Seu trabalho social foi consolidado na Associação das Pioneiras Sociais, entidade que fundou juntamente com Sarah Kubitschek. Dona Coracy morreu em 2013, aos 107 anos. Com Israel Pinheiro, teve nove filhos, 30 netos e dez bisnetos.
Tia Neiva
Sergipana de Propriá, Neiva Chavez Zelaya fez de tudo. Foi costureira, fotógrafa, agricultora e motorista de ônibus. Seu caminho cruzou com o de Brasília quando, morando no município goiano de Jaraguá, comprou um caminhão e passou a transportar materiais para construir o sonho de JK.
Dividia a vida de caminhoneira com trabalhos sociais. Teve um abrigo para crianças no Núcleo Bandeirante, dava comida a quem tinha fome e passou a ser conhecida como Tia Neiva.
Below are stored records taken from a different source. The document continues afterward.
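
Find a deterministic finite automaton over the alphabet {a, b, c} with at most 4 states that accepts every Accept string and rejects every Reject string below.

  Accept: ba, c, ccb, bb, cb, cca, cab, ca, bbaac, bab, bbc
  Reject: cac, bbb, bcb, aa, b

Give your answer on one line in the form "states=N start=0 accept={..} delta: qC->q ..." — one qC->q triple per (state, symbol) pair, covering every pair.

states=4 start=0 accept={2,3} delta: 0a->0 0b->1 0c->2 1a->2 1b->3 1c->0 2a->2 2b->2 2c->1 3a->0 3b->0 3c->2

Grow the machine one transition at a time. Run the examples from 0; the earliest place one falls off (shortest prefix, ties alphabetical) gets sent to the lowest-numbered state that keeps every Accept/Reject pair distinguishable — a pair clashes when both reach the same state with identical unread suffix — and to a fresh state only if none does.
a: 0a undefined. 0a->0: ok.
b: 0b undefined. 0b->0: no, ba/bbb meet in 0. Open state 1: 0b->1.
c: 0c undefined. 0c->0: no, c/cac meet in 0. 0c->1: no, c/b meet in 1. Open state 2: 0c->2.
ba: 1a undefined. 1a->0: no, ba/aa meet in 0. 1a->1: no, ba/b meet in 1. 1a->2: ok.
bb: 1b undefined. 1b->0: no, bb/aa meet in 0. 1b->1: no, bb/bbb meet in 1. 1b->2: no, cb/bbb meet in 2 with "b" left. Open state 3: 1b->3.
bc: 1c undefined. 1c->0: ok.
ca: 2a undefined. 2a->0: no, ba/cac meet in 2. 2a->1: no, ca/bcb meet in 1. 2a->2: ok.
cb: 2b undefined. 2b->0: no, cb/aa meet in 0. 2b->1: no, cb/bcb meet in 1. 2b->2: ok.
cc: 2c undefined. 2c->0: no, ccb/bcb meet in 1. 2c->1: ok.
bba: 3a undefined. 3a->0: ok.
bbb: 3b undefined. 3b->0: ok.
bbc: 3c undefined. 3c->0: no, bbc/bbb meet in 0. 3c->1: no, bbc/cac meet in 1. 3c->2: ok.
All examples now run through 4 states with every (state, symbol) defined. Accept strings end in {2,3}, Reject strings end in {0,1}; accept={2,3}.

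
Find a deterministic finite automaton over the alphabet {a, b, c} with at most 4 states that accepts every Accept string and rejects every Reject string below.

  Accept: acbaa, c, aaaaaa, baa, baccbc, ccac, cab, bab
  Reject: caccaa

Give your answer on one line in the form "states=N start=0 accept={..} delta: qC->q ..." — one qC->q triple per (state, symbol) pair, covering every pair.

states=3 start=0 accept={0,1} delta: 0a->0 0b->0 0c->1 1a->0 1b->0 1c->2 2a->2 2b->0 2c->0

State merging on the prefix tree: take the shortest (then alphabetical) example prefix whose next move is undefined and point that move at state 0, else 1, else 2, ...; a target is out if some Accept/Reject pair would then sit in one state with the same input left (inseparable). If every existing state is out, open a new one.
a: 0a undefined. 0a->0: ok.
b: 0b undefined. 0b->0: ok.
c: 0c undefined. 0c->0: no, acbaa/caccaa meet in 0. Open state 1: 0c->1.
ca: 1a undefined. 1a->0: ok.
cc: 1c undefined. 1c->0: no, aaaaaa/caccaa meet in 0. 1c->1: no, aaaaaa/caccaa meet in 0. Open state 2: 1c->2.
acb: 1b undefined. 1b->0: ok.
cca: 2a undefined. 2a->0: no, acbaa/caccaa meet in 0. 2a->1: no, acbaa/caccaa meet in 0. 2a->2: ok.
ccac: 2c undefined. 2c->0: ok.
baccb: 2b undefined. 2b->0: ok.
All examples now run through 3 states with every (state, symbol) defined. Accept strings end in {0,1}, Reject strings end in {2}; accept={0,1}.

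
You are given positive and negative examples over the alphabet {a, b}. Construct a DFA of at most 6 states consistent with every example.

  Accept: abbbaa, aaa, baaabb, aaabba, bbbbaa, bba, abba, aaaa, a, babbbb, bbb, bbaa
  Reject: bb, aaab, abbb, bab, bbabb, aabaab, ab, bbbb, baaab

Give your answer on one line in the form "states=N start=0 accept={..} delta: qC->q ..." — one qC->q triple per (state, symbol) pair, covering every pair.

Grow the machine one transition at a time. Run the examples from 0; the earliest place one falls off (shortest prefix, ties alphabetical) gets sent to the lowest-numbered state that keeps every Accept/Reject pair distinguishable — a pair clashes when both reach the same state with identical unread suffix — and to a fresh state only if none does.
a: 0a undefined. 0a->0: no, bbb/abbb meet in 0 with "bbb" left. Open state 1: 0a->1.
b: 0b undefined. 0b->0: no, bbb/bb meet in 0. 0b->1: ok.
aa: 1a undefined. 1a->0: no, aaa/bab meet in 1. 1a->1: ok.
ab: 1b undefined. 1b->0: no, abbbaa/bbabb meet in 1. 1b->1: no, abbbaa/bb meet in 1. Open state 2: 1b->2.
abb: 2b undefined. 2b->0: no, abbbaa/abbb meet in 1. 2b->1: ok.
bba: 2a undefined. 2a->0: ok.
All examples now run through 3 states with every (state, symbol) defined. Accept strings end in {0,1}, Reject strings end in {2}; accept={0,1}.

states=3 start=0 accept={0,1} delta: 0a->1 0b->1 1a->1 1b->2 2a->0 2b->1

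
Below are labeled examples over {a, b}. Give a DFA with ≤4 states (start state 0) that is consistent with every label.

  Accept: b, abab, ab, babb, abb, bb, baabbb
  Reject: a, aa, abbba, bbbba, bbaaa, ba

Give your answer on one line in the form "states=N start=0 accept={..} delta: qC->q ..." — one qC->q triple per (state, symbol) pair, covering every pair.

states=2 start=0 accept={1} delta: 0a->0 0b->1 1a->0 1b->1

Grow the machine one transition at a time. Run the examples from 0; the earliest place one falls off (shortest prefix, ties alphabetical) gets sent to the lowest-numbered state that keeps every Accept/Reject pair distinguishable — a pair clashes when both reach the same state with identical unread suffix — and to a fresh state only if none does.
a: 0a undefined. 0a->0: ok.
b: 0b undefined. 0b->0: no, b/a meet in 0. Open state 1: 0b->1.
ba: 1a undefined. 1a->0: ok.
bb: 1b undefined. 1b->0: no, babb/a meet in 0. 1b->1: ok.
All examples now run through 2 states with every (state, symbol) defined. Accept strings end in {1}, Reject strings end in {0}; accept={1}.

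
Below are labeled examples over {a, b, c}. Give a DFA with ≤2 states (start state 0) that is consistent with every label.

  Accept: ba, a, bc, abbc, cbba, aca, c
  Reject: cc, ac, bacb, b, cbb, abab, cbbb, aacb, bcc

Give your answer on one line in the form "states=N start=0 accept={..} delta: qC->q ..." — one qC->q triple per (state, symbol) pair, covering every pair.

states=2 start=0 accept={1} delta: 0a->1 0b->0 0c->1 1a->0 1b->0 1c->0

Fold the examples into a partial DFA from state 0: repeatedly fix the first undefined (state, symbol) met by the shortest-then-alphabetical prefix, trying targets in increasing order and rejecting any under which an Accept and a Reject string meet in one state with the same remainder; add a state when all current targets are rejected. Accepting states are where Accept strings end.
a: 0a undefined. 0a->0: no, c/ac meet in 0 with "c" left. Open state 1: 0a->1.
b: 0b undefined. 0b->0: ok.
c: 0c undefined. 0c->0: no, bc/cc meet in 0. 0c->1: ok.
aa: 1a undefined. 1a->0: ok.
ab: 1b undefined. 1b->0: ok.
ac: 1c undefined. 1c->0: ok.
All examples now run through 2 states with every (state, symbol) defined. Accept strings end in {1}, Reject strings end in {0}; accept={1}.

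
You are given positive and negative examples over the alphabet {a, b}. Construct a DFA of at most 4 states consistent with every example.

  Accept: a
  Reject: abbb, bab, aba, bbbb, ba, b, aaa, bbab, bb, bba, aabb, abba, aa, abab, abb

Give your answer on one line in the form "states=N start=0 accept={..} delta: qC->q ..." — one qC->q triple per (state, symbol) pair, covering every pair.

State merging on the prefix tree: take the shortest (then alphabetical) example prefix whose next move is undefined and point that move at state 0, else 1, else 2, ...; a target is out if some Accept/Reject pair would then sit in one state with the same input left (inseparable). If every existing state is out, open a new one.
a: 0a undefined. 0a->0: no, a/aaa meet in 0. Open state 1: 0a->1.
b: 0b undefined. 0b->0: no, a/ba meet in 1. 0b->1: no, a/b meet in 1. Open state 2: 0b->2.
aa: 1a undefined. 1a->0: no, a/aaa meet in 1. 1a->1: no, a/aaa meet in 1. 1a->2: ok.
ab: 1b undefined. 1b->0: no, a/aba meet in 1. 1b->1: no, a/abbb meet in 1. 1b->2: ok.
ba: 2a undefined. 2a->0: ok.
bb: 2b undefined. 2b->0: no, a/bba meet in 1. 2b->1: no, a/bbbb meet in 1. 2b->2: ok.
All examples now run through 3 states with every (state, symbol) defined. Accept strings end in {1}, Reject strings end in {0,2}; accept={1}.

states=3 start=0 accept={1} delta: 0a->1 0b->2 1a->2 1b->2 2a->0 2b->2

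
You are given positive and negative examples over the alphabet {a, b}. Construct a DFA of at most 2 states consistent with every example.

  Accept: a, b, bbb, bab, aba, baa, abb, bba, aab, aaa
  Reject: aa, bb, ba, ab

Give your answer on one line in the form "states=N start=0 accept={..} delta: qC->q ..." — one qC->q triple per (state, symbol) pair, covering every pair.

Grow the machine one transition at a time. Run the examples from 0; the earliest place one falls off (shortest prefix, ties alphabetical) gets sent to the lowest-numbered state that keeps every Accept/Reject pair distinguishable — a pair clashes when both reach the same state with identical unread suffix — and to a fresh state only if none does.
a: 0a undefined. 0a->0: no, a/aa meet in 0. Open state 1: 0a->1.
b: 0b undefined. 0b->0: no, a/ba meet in 1. 0b->1: ok.
aa: 1a undefined. 1a->0: ok.
ab: 1b undefined. 1b->0: ok.
All examples now run through 2 states with every (state, symbol) defined. Accept strings end in {1}, Reject strings end in {0}; accept={1}.

states=2 start=0 accept={1} delta: 0a->1 0b->1 1a->0 1b->0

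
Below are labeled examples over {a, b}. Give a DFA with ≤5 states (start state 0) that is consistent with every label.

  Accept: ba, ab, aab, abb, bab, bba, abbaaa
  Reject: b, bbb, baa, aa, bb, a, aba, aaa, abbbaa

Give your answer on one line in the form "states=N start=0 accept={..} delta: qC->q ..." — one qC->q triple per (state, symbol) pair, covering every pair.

states=5 start=0 accept={3,4} delta: 0a->1 0b->2 1a->1 1b->3 2a->3 2b->2 3a->0 3b->4 4a->4 4b->0

Fold the examples into a partial DFA from state 0: repeatedly fix the first undefined (state, symbol) met by the shortest-then-alphabetical prefix, trying targets in increasing order and rejecting any under which an Accept and a Reject string meet in one state with the same remainder; add a state when all current targets are rejected. Accepting states are where Accept strings end.
a: 0a undefined. 0a->0: no, ba/aba meet in 0 with "ba" left. Open state 1: 0a->1.
b: 0b undefined. 0b->0: no, ba/a meet in 1. 0b->1: no, ba/aa meet in 1 with "a" left. Open state 2: 0b->2.
aa: 1a undefined. 1a->0: no, aab/b meet in 2. 1a->1: ok.
ab: 1b undefined. 1b->0: no, abb/b meet in 2. 1b->1: no, ab/aa meet in 1. 1b->2: no, ba/aba meet in 2 with "a" left. Open state 3: 1b->3.
ba: 2a undefined. 2a->0: no, bab/b meet in 2. 2a->1: no, ba/baa meet in 1. 2a->2: no, ba/b meet in 2. 2a->3: ok.
bb: 2b undefined. 2b->0: no, bba/aa meet in 1. 2b->1: no, ba/bbb meet in 3. 2b->2: ok.
aba: 3a undefined. 3a->0: ok.
abb: 3b undefined. 3b->0: no, abb/baa meet in 0. 3b->1: no, abb/aa meet in 1. 3b->2: no, abb/b meet in 2. 3b->3: no, abbaaa/aa meet in 1. Open state 4: 3b->4.
abba: 4a undefined. 4a->0: no, abbaaa/aa meet in 1. 4a->1: no, abbaaa/aa meet in 1. 4a->2: no, abbaaa/baa meet in 0. 4a->3: no, abbaaa/aa meet in 1. 4a->4: ok.
abbb: 4b undefined. 4b->0: ok.
All examples now run through 5 states with every (state, symbol) defined. Accept strings end in {3,4}, Reject strings end in {0,1,2}; accept={3,4}.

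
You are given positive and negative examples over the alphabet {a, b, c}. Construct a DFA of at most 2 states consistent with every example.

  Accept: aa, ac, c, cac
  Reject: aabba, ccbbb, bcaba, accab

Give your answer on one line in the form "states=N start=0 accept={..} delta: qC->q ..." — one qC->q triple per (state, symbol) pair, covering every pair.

states=2 start=0 accept={0} delta: 0a->0 0b->1 0c->0 1a->1 1b->1 1c->0

State merging on the prefix tree: take the shortest (then alphabetical) example prefix whose next move is undefined and point that move at state 0, else 1, else 2, ...; a target is out if some Accept/Reject pair would then sit in one state with the same input left (inseparable). If every existing state is out, open a new one.
a: 0a undefined. 0a->0: ok.
b: 0b undefined. 0b->0: no, aa/aabba meet in 0. Open state 1: 0b->1.
c: 0c undefined. 0c->0: ok.
bc: 1c undefined. 1c->0: ok.
aabb: 1b undefined. 1b->0: no, aa/aabba meet in 0. 1b->1: ok.
aabba: 1a undefined. 1a->0: no, aa/aabba meet in 0. 1a->1: ok.
All examples now run through 2 states with every (state, symbol) defined. Accept strings end in {0}, Reject strings end in {1}; accept={0}.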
Por conta de suas visões mediúnicas, criou a União Espiritualista Seta Branca, embrião que deu origem à comunidade religiosa Vale do Amanhecer.
Mercedes Parada
A normalista goiana chegou ao Planalto Central em 1957. Mercedes Ribas Parada nunca tinha atuado como topógrafa na vida, mas, orientada pelo marido, o engenheiro Joffre Mozart Parada, delimitou tamanho e local de cada uma das 102 fazendas que deram origem ao Distrito Federal.
Apesar de ter traçado o mapa original do DF, seu nome não aparece nos registros da construção de Brasília. A casinha de onde transformava em planta cartográfica os dados trazidos pelo marido está de pé até hoje, na Candangolândia.